Bedil werd lid van de Pita Maha, de schildersvereniging voor Balinezen die in de dertiger jaren door Bonnet, Spies en Neuhaus werd opgericht. Wekelijks, op zaterdagen, kwamen de leden bijeen in Ubud om te discussieren over hun werk. Zij kregen natuurlijk ‘advies’ en kritiek van Bonnet c.s. Via de winkel van Neuhaus in Sanur, Toko Neuhaus, werden vele werken aan toeristen verkocht. Na de oorlog organiseerde ex-bestuursambtenaar op Bali, C.J. Grader, een grote tentoonstelling Balinese kunst, die onder andere in het Tropenmuseum in Amsterdam te zien was.

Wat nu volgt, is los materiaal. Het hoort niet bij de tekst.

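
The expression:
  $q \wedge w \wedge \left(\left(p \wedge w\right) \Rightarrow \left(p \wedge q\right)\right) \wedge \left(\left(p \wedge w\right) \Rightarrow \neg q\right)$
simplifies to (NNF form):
$q \wedge w \wedge \neg p$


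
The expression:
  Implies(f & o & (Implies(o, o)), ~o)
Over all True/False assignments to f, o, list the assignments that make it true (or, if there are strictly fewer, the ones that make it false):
is false only for:
  f=True, o=True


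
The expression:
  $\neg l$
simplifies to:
$\neg l$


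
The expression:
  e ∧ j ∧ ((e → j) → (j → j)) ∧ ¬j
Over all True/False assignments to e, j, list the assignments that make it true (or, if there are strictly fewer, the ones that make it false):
is never true.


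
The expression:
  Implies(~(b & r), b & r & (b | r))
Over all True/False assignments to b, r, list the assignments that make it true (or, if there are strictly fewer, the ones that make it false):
is true only for:
  b=True, r=True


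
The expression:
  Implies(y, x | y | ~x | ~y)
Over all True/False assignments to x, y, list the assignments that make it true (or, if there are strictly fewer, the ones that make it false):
is always true.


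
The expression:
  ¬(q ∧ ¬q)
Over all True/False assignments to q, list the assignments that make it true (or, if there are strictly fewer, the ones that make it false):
is always true.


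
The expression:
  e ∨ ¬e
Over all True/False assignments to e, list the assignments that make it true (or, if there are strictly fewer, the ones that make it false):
is always true.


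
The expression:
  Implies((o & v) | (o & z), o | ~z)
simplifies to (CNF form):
True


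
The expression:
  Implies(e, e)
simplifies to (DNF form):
True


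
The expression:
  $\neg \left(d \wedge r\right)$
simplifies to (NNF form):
$\neg d \vee \neg r$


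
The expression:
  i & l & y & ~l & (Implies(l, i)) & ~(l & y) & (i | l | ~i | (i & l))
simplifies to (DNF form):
False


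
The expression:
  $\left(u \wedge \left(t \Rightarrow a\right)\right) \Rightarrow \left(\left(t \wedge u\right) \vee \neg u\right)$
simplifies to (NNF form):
$t \vee \neg u$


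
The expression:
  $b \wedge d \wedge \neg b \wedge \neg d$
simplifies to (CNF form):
$\text{False}$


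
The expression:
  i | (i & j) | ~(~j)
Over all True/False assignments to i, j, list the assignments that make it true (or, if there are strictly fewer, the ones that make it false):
is false only for:
  i=False, j=False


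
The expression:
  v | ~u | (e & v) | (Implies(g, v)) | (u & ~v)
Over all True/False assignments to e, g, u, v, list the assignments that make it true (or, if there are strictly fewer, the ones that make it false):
is always true.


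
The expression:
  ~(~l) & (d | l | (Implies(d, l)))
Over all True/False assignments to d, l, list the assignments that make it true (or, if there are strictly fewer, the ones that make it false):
is true only for:
  d=False, l=True;
  d=True, l=True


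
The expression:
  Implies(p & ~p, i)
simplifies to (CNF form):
True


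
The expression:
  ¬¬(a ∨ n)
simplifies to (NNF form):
a ∨ n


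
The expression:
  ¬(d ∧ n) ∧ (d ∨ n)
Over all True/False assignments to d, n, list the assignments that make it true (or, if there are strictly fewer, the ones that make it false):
is true only for:
  d=False, n=True;
  d=True, n=False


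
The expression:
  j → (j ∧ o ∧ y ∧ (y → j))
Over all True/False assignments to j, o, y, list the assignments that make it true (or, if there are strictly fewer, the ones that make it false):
is false only for:
  j=True, o=False, y=False;
  j=True, o=False, y=True;
  j=True, o=True, y=False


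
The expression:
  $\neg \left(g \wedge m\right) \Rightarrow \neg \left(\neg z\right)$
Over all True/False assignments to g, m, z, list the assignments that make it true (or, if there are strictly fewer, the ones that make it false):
is false only for:
  g=False, m=False, z=False;
  g=False, m=True, z=False;
  g=True, m=False, z=False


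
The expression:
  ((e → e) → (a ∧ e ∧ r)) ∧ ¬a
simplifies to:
False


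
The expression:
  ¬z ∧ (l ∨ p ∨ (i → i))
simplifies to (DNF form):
¬z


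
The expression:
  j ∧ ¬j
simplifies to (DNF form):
False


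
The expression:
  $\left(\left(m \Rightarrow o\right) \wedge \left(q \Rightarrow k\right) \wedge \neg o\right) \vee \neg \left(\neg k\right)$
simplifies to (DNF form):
$k \vee \left(\neg m \wedge \neg o \wedge \neg q\right)$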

Bedil’s werk was er ook bij. Het werd later aangekocht door het Museum. Bedil’s voor- en naoorlogse werk is ook in de Puri Lukisan in Ubud, het Arts Centre in Denpasar, het Museum Agung Rai in Ubud, het Rijksmuseum voor Volkenkunde in Leiden, en in het Museum voor Volkenkunde in Basel. Zijn werk werd tentoongesteld in 1988 in de Art of Bali in het East-West Centre in Honolulu, Hawaii, het Museum Nasional in Jakarta in 1995, en tijdens het Indonesia-Japan Friendship Festival in Morioka, Tokyo, Japan, in 1997.